Methods	Best	Worst	Mean	Median	Std
LA	−0.13338	0.20836	−0.034569	−0.080333	0.1379
BOA	−0.096264	0.16962	−0.025719	−0.08559	0.1127
SMO	−0.13338	0.20836	−0.041368	−0.080333	0.1425
AO	−0.08886	0.1806	0.026558	−0.054052	0.1413
PRO	−0.11499	−0.010926	−0.069182	−0.063782	0.041
SI-AO	−0.13724	−0.096563	−0.12124	−0.12221	0.0156

. As seen in Table 5, the best-case scenario showed an improvement in the proposed SI-AO model, which was −17.73%, −13.60%, −17.73%, −12.60%, and −17.31% better than the traditional models LA, BOA, SMO, AO, and PRO, respectively. The mean performance of the adopted SI-AO approach for key sensitivity showed better results than the traditional schemes. As a result, the improvement in the proposed SI-AO model has been validated effectively in all cases.

5.8. Friedman Test

“The Friedman test is a non-parametric statistical test, similar to the parametric repeated measures ANOVA, it is used to detect differences in treatments across multiple test attempts”.

Table 7. Friedman test of the proposed model over traditional methods.

Methods	Rank
p-value	1.698 × 10−8
Sigma	1.8439
LA	4.6429
BOA	2.4762
SMO	4.6429
AO	2.619
PRO	4.4762
SI-AO	2.1429

shows that the proposed SI-AO model accomplished better performance by meeting the fitness function with the minimum rank of 2.1429, whereas the existing models such as LA, BOA, SMO, AO, and PRO accomplished a higher rank.

5.9. Analysis of Wilcoxon Signed-Rank Test

“The Wilcoxon signed-rank test is a non-parametric statistical hypothesis test used either to test the location of a population based on a sample of data or to compare the locations of two populations using two matched samples”.

Table 8. Wilcoxon signed-rank test results.

Methods	LA	BOA	SMO	AO	PRO	SI-AO
Probability	1.31 × 10−6	5.73 × 10−7	1.83 × 10−6	5.49 × 10−6	6.41 × 10−6	7.35 × 10−6
Normal (Z) statistic	−4.8378	−5	−4.7717	−4.5451	−4.5124	−4.4833

shows that the proposed SI-AO model had better value when compared to conventional models such as LA, BOA, SMO, AO, and PRO. Thus, the proposed SI-AO scheme represents an improvement over previous models.

5.10. Analysis of Brute Force Attack and Man-in-the-Middle Attack

The outcomes of the brute force attack and man-in-the-middle attack are provided in

Table 9. Analysis of brute force attacks and man-in-the-middle attacks.
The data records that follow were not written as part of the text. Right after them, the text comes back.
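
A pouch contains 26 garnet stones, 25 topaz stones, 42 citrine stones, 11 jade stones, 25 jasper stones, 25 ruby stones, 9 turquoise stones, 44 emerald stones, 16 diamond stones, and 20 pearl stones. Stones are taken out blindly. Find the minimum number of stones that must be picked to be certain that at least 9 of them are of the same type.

81

The 10 types are the holes; the stones drawn are the pigeons.
To avoid 9 of any one type, the worst case takes at most 8 of each type.
That gives 8 + 8 + 8 + 8 + 8 + 8 + 8 + 8 + 8 + 8 = 80 stones with no type reaching 9.
The next stone forces some type to 9, so 80 + 1 = 81.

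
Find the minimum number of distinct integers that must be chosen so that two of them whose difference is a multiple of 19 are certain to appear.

20

Integers whose pairwise differences are multiples of 19 are exactly those sharing a remainder mod 19. By pigeonhole, the 19 residue classes mod 19 are the pigeonholes.
With 19 integers one could put 1 in each residue class and have no class reach 2.
The 20th integer pushes some class to 2, so 19·1 + 1 = 20.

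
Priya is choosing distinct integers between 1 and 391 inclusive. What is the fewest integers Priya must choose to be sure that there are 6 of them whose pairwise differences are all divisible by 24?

121

Integers whose pairwise differences are multiples of 24 are exactly those sharing a remainder mod 24. The 24 residue classes mod 24 are the pigeonholes.
With 120 integers one could put 5 in each residue class and have no class reach 6.
The 121st integer pushes some class to 6, so 24·5 + 1 = 121.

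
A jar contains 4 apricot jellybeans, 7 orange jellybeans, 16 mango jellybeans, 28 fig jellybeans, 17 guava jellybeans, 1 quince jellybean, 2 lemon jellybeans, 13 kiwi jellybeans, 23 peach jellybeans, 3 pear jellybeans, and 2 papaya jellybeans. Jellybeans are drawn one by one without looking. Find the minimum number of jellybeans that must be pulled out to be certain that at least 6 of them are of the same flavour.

Put each drawn jellybean into a box by flavour. The largest draw with every box below 6 takes min(count, 5) from each flavour; flavours with fewer than 5 contribute all they have.
Σ min(cᵢ, 5) = 4 + 5 + 5 + 5 + 5 + 1 + 2 + 5 + 5 + 3 + 2 = 42.
Draw number 42 + 1 = 43 must push one box to 6.

43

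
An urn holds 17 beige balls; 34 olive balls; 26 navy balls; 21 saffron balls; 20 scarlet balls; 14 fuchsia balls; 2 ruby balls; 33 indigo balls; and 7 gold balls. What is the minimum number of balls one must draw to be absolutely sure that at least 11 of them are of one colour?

80

By the pigeonhole principle, the 9 colours are the holes; the balls drawn are the pigeons.
To avoid 11 of any one colour, the worst case takes at most 10 of each colour, or every ball of a colour that has fewer than 10.
That gives 10 + 10 + 10 + 10 + 10 + 10 + 2 + 10 + 7 = 79 balls with no colour reaching 11.
The next ball forces some colour to 11, so 79 + 1 = 80.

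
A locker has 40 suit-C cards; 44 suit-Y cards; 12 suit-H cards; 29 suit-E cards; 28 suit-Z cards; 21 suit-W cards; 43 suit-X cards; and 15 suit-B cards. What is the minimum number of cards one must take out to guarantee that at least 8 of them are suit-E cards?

211

In the worst case for collecting suit-E cards, every non-suit-E card comes out first.
There are 40 + 44 + 12 + 28 + 21 + 43 + 15 = 203 non-suit-E cards altogether.
After those, each further card must be suit-E, so 203 + 8 = 211 draws guarantee 8 suit-E cards.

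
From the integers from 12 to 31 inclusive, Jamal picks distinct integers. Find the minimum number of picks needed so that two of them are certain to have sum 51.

Group the elements by complementary pair {x, 51−x}: {20,31}, {21,30}, {22,29}, …, giving 6 two-element pairs and 8 integers whose partner 51−x falls outside [12,31].
Treating each of those 14 groups as a pigeonhole, one can pick one integer per group — 14 integers — with no two summing to 51.
The 15th integer lands in an occupied pair, forcing a sum of 51.

15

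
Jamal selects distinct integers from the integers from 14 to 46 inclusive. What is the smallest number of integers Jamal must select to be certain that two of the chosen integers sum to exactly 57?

19

A set avoiding the sum 57 can contain at most one of each pair {x, 57−x}, plus the 3 elements whose complement lies outside the range.
The integers 29, …, 46 (18 of them) are such a set: any two sum to at least 29+30 = 59 > 57.
Pigeonhole: any 19th integer completes one of the 15 pairs, so 19 choices force a sum of 57.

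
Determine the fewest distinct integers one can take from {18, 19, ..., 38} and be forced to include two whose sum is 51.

14

A set avoiding the sum 51 can contain at most one of each pair {x, 51−x}, plus the 5 elements whose complement lies outside the range.
The integers 26, …, 38 (13 of them) are such a set: any two sum to at least 26+27 = 53 > 51.
Pigeonhole: any 14th integer completes one of the 8 pairs, so 14 choices force a sum of 51.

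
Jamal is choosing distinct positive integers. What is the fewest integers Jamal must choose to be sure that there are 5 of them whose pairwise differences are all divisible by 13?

53

Integers whose pairwise differences are multiples of 13 are exactly those sharing a remainder mod 13. The 13 residue classes mod 13 are the pigeonholes.
With 52 integers one could put 4 in each residue class and have no class reach 5.
The 53rd integer pushes some class to 5, so 13·4 + 1 = 53.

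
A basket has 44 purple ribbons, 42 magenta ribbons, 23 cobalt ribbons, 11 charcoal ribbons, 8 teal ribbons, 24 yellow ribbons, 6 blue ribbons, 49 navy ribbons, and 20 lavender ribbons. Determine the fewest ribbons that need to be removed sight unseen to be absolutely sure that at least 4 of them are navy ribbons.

182

In the worst case for collecting navy ribbons, every non-navy ribbon comes out first.
There are 44 + 42 + 23 + 11 + 8 + 24 + 6 + 20 = 178 non-navy ribbons altogether.
After those, each further ribbon must be navy, so 178 + 4 = 182 draws guarantee 4 navy ribbons.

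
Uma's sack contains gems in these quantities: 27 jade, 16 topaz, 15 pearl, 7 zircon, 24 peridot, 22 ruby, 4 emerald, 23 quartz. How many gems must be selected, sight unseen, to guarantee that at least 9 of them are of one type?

Put each drawn gem into a box by type. The largest draw with every box below 9 takes min(count, 8) from each type; types with fewer than 8 contribute all they have.
Σ min(cᵢ, 8) = 8 + 8 + 8 + 7 + 8 + 8 + 4 + 8 = 59.
Draw number 59 + 1 = 60 must push one box to 9.

60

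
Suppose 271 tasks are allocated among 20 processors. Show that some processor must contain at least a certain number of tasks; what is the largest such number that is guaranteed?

The 20 processors are the holes and the 271 tasks are the pigeons.
If every processor held at most 13 tasks, the total would be at most 20 × 13 = 260, which is less than 271.
So some processor holds at least ⌈271/20⌉ = 14 tasks.

14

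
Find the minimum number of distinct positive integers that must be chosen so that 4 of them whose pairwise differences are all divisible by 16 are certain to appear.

Integers whose pairwise differences are multiples of 16 are exactly those sharing a remainder mod 16. By pigeonhole, the 16 residue classes mod 16 are the pigeonholes.
With 48 integers one could put 3 in each residue class and have no class reach 4.
The 49th integer pushes some class to 4, so 16·3 + 1 = 49.

49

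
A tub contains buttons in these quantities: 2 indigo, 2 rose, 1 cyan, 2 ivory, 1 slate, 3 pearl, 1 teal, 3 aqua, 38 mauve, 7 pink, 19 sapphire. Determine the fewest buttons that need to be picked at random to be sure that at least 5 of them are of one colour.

An adversary could hand out at most 4 buttons per colour (8 colours run out sooner): 2 + 2 + 1 + 2 + 1 + 3 + 1 + 3 + 4 + 4 + 4 = 27 buttons and still no colour has 5.
One more button lands in a colour already at 4, so 28 draws are enough and 27 are not.

28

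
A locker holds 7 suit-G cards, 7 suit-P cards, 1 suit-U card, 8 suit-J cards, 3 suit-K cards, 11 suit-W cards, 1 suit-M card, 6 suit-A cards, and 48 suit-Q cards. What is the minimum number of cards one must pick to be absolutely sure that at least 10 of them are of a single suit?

52

An adversary could hand out at most 9 cards per suit (7 suits run out sooner): 7 + 7 + 1 + 8 + 3 + 9 + 1 + 6 + 9 = 51 cards and still no suit has 10.
One more card lands in a suit already at 9, so 52 draws are enough and 51 are not.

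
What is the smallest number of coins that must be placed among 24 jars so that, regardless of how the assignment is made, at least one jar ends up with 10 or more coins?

217

With 216 coins one could put exactly 9 in each of the 24 jars, and no jar would reach 10.
One more coin must land in a jar that already has 9, giving it 10.
So 24 × 9 + 1 = 217 coins are required.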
Attacks	LA	BOA	SMO	AO	PRO	SI-AO
Brute force Attack	0.001337	0.001352	0.0010417	0.0004261	0.0012743	0.0015732
Man-in-the-Middle Attack	0.60239	0.50026	0.11024	0.6581	0.40313	0.70112

. The results confirm that the proposed SI-AO scheme achieved better results than comparable schemes. The proposed SI-AO scheme attained a higher value of 0.0015732 for the brute force attack, which was 15.01%, 14.06%, 33.78%, 72.92%, and 19.00% greater than that for LA, BOA, SMO, AO, and PRO, respectively.

6. Conclusions

A novel authentication protocol was introduced for IoT, where the initial user registration phase involved encryption with a hybrid ECC–AES model with an optimization strategy, whereby key generation was optimally achieved via SI-AO. The second and third phases included the login process and the authentication phase, in which information flow control-based authentication was conducted. Finally, decryption was achieved based on the hybrid ECC–AES model. Further analysis showed that the developed SI-AO scheme gained negligible values over the LA, BOA, SMO, AO, and PRO methods. The AO model achieved lower computation time values than the LA, BOA, SMO, and PRO schemes. Similarly, the developed SI-AO scheme gained smaller computation cost values than the LA, BOA, SMO, AO, and PRO methods. A minimal computation cost value of −0.18931 was gained by the SI-AO model, which was negligible compared to that gained by the LA, BOA, SMO, AO, and PRO methods. In the future, the new system will be practically implemented for better performance on real low-end embedded IoT platforms, and traceability attack analysis will be performed. Moreover, energy consumption based on PoC implementation may also be considered.